In 2016/17, Prince Edward Island saw the largest percentage difference between actual spending and the level of spending that would be needed to offset enrolment and price changes alone, at 7.5 percent. Nova Scotia and Manitoba also saw spending increase significantly more than would be necessary to account for these factors, at 6.6 and 5.6 percent respectively.

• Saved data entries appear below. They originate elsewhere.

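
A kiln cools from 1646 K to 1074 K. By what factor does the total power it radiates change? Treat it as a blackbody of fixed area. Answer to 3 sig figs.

P ∝ T⁴, so P₂/P₁ = (T₂/T₁)⁴ = (1074/1646)⁴ = (0.652491)⁴ = 0.181.

P₂/P₁ ≈ 0.181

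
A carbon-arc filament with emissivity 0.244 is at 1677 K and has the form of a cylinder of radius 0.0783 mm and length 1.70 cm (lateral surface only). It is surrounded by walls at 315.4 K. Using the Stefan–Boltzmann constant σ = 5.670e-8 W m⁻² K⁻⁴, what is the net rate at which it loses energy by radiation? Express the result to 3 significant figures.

Lateral area A = 2πrL = 2π×7.83×10⁻⁵×0.0170 = 8.36355×10⁻⁶ m².
Net radiated power P_net = εσA(T⁴ − T₀⁴) = 0.244×5.670×10⁻⁸×8.36355×10⁻⁶×(1677⁴ − 315.4⁴).
T⁴ − T₀⁴ = 7.90919×10¹² − 9.89571×10⁹ = 7.89929×10¹² K⁴, so P_net = 0.914 W.

Net loss ≈ 0.914 W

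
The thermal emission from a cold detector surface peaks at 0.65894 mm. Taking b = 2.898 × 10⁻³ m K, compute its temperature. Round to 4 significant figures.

Wien's law gives T = b/λ_max = (2.898×10⁻³ m·K)/(6.5894×10⁻⁴ m) = 4.398 K.

T ≈ 4.398 K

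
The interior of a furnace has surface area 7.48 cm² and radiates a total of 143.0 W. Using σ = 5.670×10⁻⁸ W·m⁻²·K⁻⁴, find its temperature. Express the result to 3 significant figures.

T ≈ 1.36×10³ K

Area A = 7.48 cm² = 7.48×10⁻⁴ m².
P = σAT⁴ ⇒ T = (P/(σA))^(1/4) = (143.0/(5.670×10⁻⁸×7.48×10⁻⁴))^(1/4) = 1.36×10³ K.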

Compensation (salaries, wages, fringe benefits, and pensions) contributed the most to the total growth in spending from 2012/13 to 2016/17. Specifically, compensation spending increased from $45.6 billion (2012/13) to $50.4 billion (2016/17). This is the equivalent of a 10.5 percent increase in compensation spending. Salaries and wages increased by 9.3 percent, from $36.7 billion in 2012/13 to $40.1 billion in 2016/17, and accounted for 71.1 percent of the overall compensation increase. However, as a share of total education spending in public schools, salaries and wages declined slightly from 59.7 percent in 2012/13 to 58.9 in 2016/17. Pension costs saw the highest growth out of all compensation categories, increasing from $3.4 billion (2012/13) to $4.0 billion (2016/17)—an increase of 18.3 percent. As a share of total education spending in public schools, pension costs increased slightly from 5.5 percent in 2012/13 to 5.9 percent in 2016/17.

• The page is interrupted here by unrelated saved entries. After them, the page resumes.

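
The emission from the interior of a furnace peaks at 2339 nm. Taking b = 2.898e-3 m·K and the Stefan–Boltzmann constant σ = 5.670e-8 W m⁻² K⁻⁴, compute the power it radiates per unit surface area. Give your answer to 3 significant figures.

I ≈ 1.34×10⁵ W/m²

Wien's law: T = b/λ_max = 2.898×10⁻³/2.339×10⁻⁶ = 1238.99 K.
Then I = σT⁴ = 5.670×10⁻⁸×(1238.99)⁴ = 1.34×10⁵ W/m².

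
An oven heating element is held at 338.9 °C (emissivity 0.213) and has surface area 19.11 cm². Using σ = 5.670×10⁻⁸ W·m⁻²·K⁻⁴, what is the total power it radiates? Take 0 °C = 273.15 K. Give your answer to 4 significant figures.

P ≈ 3.239 W

T = 338.9 °C + 273.15 = 612.05 K.
Area A = 19.11 cm² = 1.911×10⁻³ m².
P = εσAT⁴ = 0.213 × 5.670×10⁻⁸ × 1.911×10⁻³ × (612.05)⁴ = 3.239 W.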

Fringe benefits also saw substantial growth, increasing from $5.5 billion (2012/13) to $6.2 billion (2016/17). Similar to pension costs, the portion of total education spending on fringe benefits increased slightly from 8.9 percent in 2012/13 to 9.1 percent 2016/17.
Capital spending saw the highest growth rate of any spending category from 2012/13 to 2016/17—an increase of 22.3 percent. In dollar terms, capital spending increased from $4.9 billion to over $6.0 billion during this time period. As a share of total spending, capital spending increased from 8.0 percent in 2012/13 to 8.9 percent in 2016/17.
The data clearly shows that there has been an increase in education spending in Canada. Education spending has increased by more than necessary to offset the effects of enrolment and inflation growth, equating to billions of dollars in additional spending. This is contrary to the general perception that education spending in public schools has been cut.